Perhaps it's the slight overbite that helps her retain the slightly childlike air but Schiffer looks like she is still hovering around her early 30s.
Her client list, however, has moved from haute couture to more commercially friendly high street stores like Mango and Accessorise in recent years.

This Irish model was a favourite muse of Vivienne Westwood in the 1990s and was a huge star in the high-fashion world of Japan for years. Even though she is now 38, her youthful look had her fronting the cutting-edge graduate show from the Limerick College of Art and Design last year.

Kate Moss has four years to go before she reaches the big 4-0 but she has already suffered her share of unflattering paparazzi shots. Her rock-chic lifestyle of sex, drugs and late nights has not been without its toll.
"She's also an inveterate smoker," says Dr Katherine Mulrooney, "and it really is the worst thing you can do to your skin after sun damage." Moss was the third-highest paid model in the world last year, raking in €7m -- a chunk of this came from her designer range in TopShop.

The former Miss Denmark passed the 40 mark in December 2008 with the high cheekbones inherited from her Peruvian mother still very much intact.
Christensen spent her 30s mostly behind the camera. Now though she is the face -- and, more importantly, bottom -- of a Reebok campaign in which she appears entirely perfect and entirely naked, save for a pair of trainers.

Canadian beauty Linda uttered the immortal words: "We don't wake up for less than $10,000 a day." At 45, she's proving somewhat immortal herself.
Three years ago she was still a cover girl for Vogue and two years ago was the face for Prada. At the moment she is a L'Oreal ambassador -- although specifically for their anti-age range.

Turlington's face is so perfectly symmetrical that the New York City Metropolitan Museum of Art made a mould of it to represent the ideal of beauty. At 41, she remains pretty much flawless; the result, it seems, of a dedication to yoga and hatred of smoking(see her website smokingisugly.com).

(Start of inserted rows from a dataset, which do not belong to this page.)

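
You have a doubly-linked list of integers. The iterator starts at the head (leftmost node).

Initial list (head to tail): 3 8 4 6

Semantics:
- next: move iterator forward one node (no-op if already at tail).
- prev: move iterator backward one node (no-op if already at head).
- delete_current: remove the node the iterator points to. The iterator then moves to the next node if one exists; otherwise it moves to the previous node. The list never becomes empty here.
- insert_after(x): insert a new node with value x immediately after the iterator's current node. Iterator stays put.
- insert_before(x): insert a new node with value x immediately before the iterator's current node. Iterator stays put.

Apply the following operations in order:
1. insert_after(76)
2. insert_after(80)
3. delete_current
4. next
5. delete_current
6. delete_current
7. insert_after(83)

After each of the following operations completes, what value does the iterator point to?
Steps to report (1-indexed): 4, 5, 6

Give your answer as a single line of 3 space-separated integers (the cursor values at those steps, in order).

Answer: 76 8 4

Derivation:
After 1 (insert_after(76)): list=[3, 76, 8, 4, 6] cursor@3
After 2 (insert_after(80)): list=[3, 80, 76, 8, 4, 6] cursor@3
After 3 (delete_current): list=[80, 76, 8, 4, 6] cursor@80
After 4 (next): list=[80, 76, 8, 4, 6] cursor@76
After 5 (delete_current): list=[80, 8, 4, 6] cursor@8
After 6 (delete_current): list=[80, 4, 6] cursor@4
After 7 (insert_after(83)): list=[80, 4, 83, 6] cursor@4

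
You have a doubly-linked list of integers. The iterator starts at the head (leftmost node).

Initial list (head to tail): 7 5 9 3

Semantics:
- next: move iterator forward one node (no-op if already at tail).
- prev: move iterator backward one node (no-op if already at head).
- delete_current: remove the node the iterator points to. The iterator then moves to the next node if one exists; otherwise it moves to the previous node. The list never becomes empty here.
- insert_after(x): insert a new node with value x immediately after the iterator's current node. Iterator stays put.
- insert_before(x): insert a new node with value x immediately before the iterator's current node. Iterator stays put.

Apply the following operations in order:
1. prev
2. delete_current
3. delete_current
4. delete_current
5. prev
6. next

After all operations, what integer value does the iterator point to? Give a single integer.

Answer: 3

Derivation:
After 1 (prev): list=[7, 5, 9, 3] cursor@7
After 2 (delete_current): list=[5, 9, 3] cursor@5
After 3 (delete_current): list=[9, 3] cursor@9
After 4 (delete_current): list=[3] cursor@3
After 5 (prev): list=[3] cursor@3
After 6 (next): list=[3] cursor@3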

Crawford is the eldest of the original supermodels, but if it's any consolation to her, she is May cover girl for Fashion magazine under the headline: Still Sizzling at 44.
Harper's Bazaar announced in March, 'The Sexiest Super is Back', quoting designer Christopher Kane: "I have fond memories of my sisters working out in our living room to her fitness videos. We still have the first one, and her body hasn't changed! Is she a machine?"